Q. What historic Montreal Canadiens goaltender was known as “The Chicoutimi Cucumber”?
A. George Vezina played for the Canadiens from 1910-11 to 1925-26. He died in 1926 due to tuberculosis, after playing just one game in net for Canadiens in 1925-26. The nickname was derived from the fact the Georges was born in Chicoutimi, Quebec and that he was ‘cool as a cucumber’ in the net.
Vezina led the NHA / NHL with the best goals against average seven times over his career. The Vezina Trophy was introduced for the 1926-27 season to recognize the top goaltender in the NHL each season. Georges won Stanley Cup championships with the Canadiens in 1915-16 and 1923-24. He was part of the inaugural class of Hockey Hall of Fame inductees in 1945.
The Georges Vezina rookie card from 1911-12 is one of the most sought after hockey cards in the world. Book value on the 1911-12 Imperial Tobacco C55 card is $6,000. However, auction prices reach much higher value.
Q. What 1970’s NHL scoring champion was nicknamed “The Flower”?
A. A simple translation from French to English. Guy Lafleur or ‘the flower’ was the Art Ross Trophy winner as the NHL’s top scorer in three consecutive seasons, 1975-76, 1976-77 and 1977-78. Guy was the first overall pick by the Canadiens at the 1971 NHL Amateur Draft. He played in the NHL from 1971-72 to 1990-91 with the Habs, New York Rangers and Quebec Nordiques.
Before entering the National Hockey League, Lafleur played two legendary seasons of junior hockey in the QMJHL with the Quebec Remparts. In 1970-71, his 130 goals in just 62 games shattered any known Canadian Major Junior record. It still stands as the second highest total in QMJHL and CHL history, eclipsed by Mario Lemieux’s 133 in 1983-84 with Laval.
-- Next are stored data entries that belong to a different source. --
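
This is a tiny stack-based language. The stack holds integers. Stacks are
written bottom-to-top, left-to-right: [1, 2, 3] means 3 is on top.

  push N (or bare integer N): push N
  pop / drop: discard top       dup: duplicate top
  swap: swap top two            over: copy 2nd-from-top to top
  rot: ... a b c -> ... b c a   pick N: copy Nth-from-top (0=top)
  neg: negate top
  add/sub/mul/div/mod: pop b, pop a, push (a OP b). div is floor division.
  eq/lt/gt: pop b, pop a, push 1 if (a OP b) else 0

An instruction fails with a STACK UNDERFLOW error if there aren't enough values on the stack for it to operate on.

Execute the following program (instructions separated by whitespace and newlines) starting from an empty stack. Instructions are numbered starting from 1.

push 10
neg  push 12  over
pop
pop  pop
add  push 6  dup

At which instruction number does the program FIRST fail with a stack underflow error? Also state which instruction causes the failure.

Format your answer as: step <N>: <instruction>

Answer: step 8: add

Derivation:
Step 1 ('push 10'): stack = [10], depth = 1
Step 2 ('neg'): stack = [-10], depth = 1
Step 3 ('push 12'): stack = [-10, 12], depth = 2
Step 4 ('over'): stack = [-10, 12, -10], depth = 3
Step 5 ('pop'): stack = [-10, 12], depth = 2
Step 6 ('pop'): stack = [-10], depth = 1
Step 7 ('pop'): stack = [], depth = 0
Step 8 ('add'): needs 2 value(s) but depth is 0 — STACK UNDERFLOW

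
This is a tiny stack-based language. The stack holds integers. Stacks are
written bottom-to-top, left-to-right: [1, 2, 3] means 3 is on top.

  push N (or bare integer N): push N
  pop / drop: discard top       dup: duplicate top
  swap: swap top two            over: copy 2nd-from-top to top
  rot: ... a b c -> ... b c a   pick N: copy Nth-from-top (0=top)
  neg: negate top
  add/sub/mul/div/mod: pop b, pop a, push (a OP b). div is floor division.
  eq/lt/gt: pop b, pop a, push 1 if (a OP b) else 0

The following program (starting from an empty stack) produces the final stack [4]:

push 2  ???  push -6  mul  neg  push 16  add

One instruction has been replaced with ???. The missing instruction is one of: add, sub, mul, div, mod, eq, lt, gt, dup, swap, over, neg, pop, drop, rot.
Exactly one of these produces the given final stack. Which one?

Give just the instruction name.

Stack before ???: [2]
Stack after ???:  [-2]
The instruction that transforms [2] -> [-2] is: neg

Answer: neg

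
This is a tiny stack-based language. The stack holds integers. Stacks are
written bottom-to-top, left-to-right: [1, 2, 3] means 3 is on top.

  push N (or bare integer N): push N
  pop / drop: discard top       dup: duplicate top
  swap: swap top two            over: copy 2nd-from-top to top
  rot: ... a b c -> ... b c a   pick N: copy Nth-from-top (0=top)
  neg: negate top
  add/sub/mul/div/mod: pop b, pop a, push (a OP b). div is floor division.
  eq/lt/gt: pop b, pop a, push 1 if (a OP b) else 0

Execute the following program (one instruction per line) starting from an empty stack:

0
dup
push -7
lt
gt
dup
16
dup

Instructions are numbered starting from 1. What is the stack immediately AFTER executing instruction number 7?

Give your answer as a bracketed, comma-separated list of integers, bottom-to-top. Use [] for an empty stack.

Step 1 ('0'): [0]
Step 2 ('dup'): [0, 0]
Step 3 ('push -7'): [0, 0, -7]
Step 4 ('lt'): [0, 0]
Step 5 ('gt'): [0]
Step 6 ('dup'): [0, 0]
Step 7 ('16'): [0, 0, 16]

Answer: [0, 0, 16]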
However, Super Mario played eight more games than Lafleur.
Q. Which Montreal defenseman was nicknamed “Big Bird”?
A. Tall with a big beak and a shock of curly hair, Larry Robinson somewhat resembled the Sesame Street character as he skated around the ice. The long time Canadien and Hockey Hall of Fame member won two Norris Trophies as the NHL’s top defenseman.
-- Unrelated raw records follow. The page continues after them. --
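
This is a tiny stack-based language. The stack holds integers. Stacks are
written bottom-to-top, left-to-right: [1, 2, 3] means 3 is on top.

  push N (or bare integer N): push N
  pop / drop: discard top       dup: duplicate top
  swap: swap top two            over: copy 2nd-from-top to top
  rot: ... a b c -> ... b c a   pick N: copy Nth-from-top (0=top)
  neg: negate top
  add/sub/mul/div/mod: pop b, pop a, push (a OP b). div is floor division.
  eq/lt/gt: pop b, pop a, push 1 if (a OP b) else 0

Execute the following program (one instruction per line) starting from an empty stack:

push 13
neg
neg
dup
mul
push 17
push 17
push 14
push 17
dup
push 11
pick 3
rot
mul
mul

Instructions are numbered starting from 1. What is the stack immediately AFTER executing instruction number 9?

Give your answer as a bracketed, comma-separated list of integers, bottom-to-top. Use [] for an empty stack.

Step 1 ('push 13'): [13]
Step 2 ('neg'): [-13]
Step 3 ('neg'): [13]
Step 4 ('dup'): [13, 13]
Step 5 ('mul'): [169]
Step 6 ('push 17'): [169, 17]
Step 7 ('push 17'): [169, 17, 17]
Step 8 ('push 14'): [169, 17, 17, 14]
Step 9 ('push 17'): [169, 17, 17, 14, 17]

Answer: [169, 17, 17, 14, 17]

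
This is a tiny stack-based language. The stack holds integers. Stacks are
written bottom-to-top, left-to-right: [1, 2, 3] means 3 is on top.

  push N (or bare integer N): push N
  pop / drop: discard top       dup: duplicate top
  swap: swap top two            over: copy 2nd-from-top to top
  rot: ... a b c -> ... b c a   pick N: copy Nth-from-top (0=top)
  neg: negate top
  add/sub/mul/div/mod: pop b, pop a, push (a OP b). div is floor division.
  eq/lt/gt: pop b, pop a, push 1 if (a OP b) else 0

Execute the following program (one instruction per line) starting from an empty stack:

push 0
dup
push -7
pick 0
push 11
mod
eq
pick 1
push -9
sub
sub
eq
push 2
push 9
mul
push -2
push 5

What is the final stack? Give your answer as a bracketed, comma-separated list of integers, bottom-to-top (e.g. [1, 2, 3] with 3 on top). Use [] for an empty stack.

After 'push 0': [0]
After 'dup': [0, 0]
After 'push -7': [0, 0, -7]
After 'pick 0': [0, 0, -7, -7]
After 'push 11': [0, 0, -7, -7, 11]
After 'mod': [0, 0, -7, 4]
After 'eq': [0, 0, 0]
After 'pick 1': [0, 0, 0, 0]
After 'push -9': [0, 0, 0, 0, -9]
After 'sub': [0, 0, 0, 9]
After 'sub': [0, 0, -9]
After 'eq': [0, 0]
After 'push 2': [0, 0, 2]
After 'push 9': [0, 0, 2, 9]
After 'mul': [0, 0, 18]
After 'push -2': [0, 0, 18, -2]
After 'push 5': [0, 0, 18, -2, 5]

Answer: [0, 0, 18, -2, 5]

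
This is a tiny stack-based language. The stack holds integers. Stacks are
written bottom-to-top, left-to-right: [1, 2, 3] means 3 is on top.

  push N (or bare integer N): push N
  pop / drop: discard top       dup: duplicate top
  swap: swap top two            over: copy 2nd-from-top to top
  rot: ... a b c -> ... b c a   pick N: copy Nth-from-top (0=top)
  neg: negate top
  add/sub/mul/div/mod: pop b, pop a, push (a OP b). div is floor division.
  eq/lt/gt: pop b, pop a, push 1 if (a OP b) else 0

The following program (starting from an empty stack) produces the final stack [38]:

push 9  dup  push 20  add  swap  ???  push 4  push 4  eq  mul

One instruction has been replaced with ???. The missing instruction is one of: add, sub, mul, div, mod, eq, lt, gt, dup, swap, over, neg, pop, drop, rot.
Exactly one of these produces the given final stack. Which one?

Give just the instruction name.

Answer: add

Derivation:
Stack before ???: [29, 9]
Stack after ???:  [38]
The instruction that transforms [29, 9] -> [38] is: add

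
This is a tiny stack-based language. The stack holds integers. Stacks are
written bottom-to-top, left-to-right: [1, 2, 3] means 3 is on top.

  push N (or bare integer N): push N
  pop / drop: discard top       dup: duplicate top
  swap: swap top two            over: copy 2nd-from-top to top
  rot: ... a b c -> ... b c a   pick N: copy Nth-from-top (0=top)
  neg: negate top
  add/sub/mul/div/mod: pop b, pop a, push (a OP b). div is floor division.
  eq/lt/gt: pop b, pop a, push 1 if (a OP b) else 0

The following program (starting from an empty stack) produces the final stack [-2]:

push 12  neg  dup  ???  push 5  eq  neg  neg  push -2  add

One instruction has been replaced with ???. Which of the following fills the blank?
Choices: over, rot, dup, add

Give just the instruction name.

Stack before ???: [-12, -12]
Stack after ???:  [-24]
Checking each choice:
  over: produces [-12, -12, -2]
  rot: stack underflow (need 3, have 2)
  dup: produces [-12, -12, -2]
  add: MATCH


Answer: add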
Robinson played in the NHL from 1972-73 to 1991-92 with the Canadiens and Los Angeles Kings. Since, he has kept busy behind the bench in the NHL. He has served as head coach of the Kings and New Jersey Devils, as well as, assistant coach of the Kings, Devils and Sharks. Currently in 2013-14, he is associate coach with head coach Todd McLellan.
Q. Which Canadiens Hall of Fame forward was nicknamed “The Roadrunner”?
A. At just 5’7” and as fast as the cartoon character, Yvan Cournoyer fit the nickname well. Cournoyer was inducted into the Hockey Hall of Fame in 1982. After three years of junior with the Montreal Junior Canadiens of the OHA, Yvan joined the Habs full-time in 1964-65. He remained with Montreal throughout his career and retired after playing just 15 games in the 1978-79 season. In his final four years with Montreal, he served as team captain. In each of those four years, the Canadiens won the Stanley Cup championship.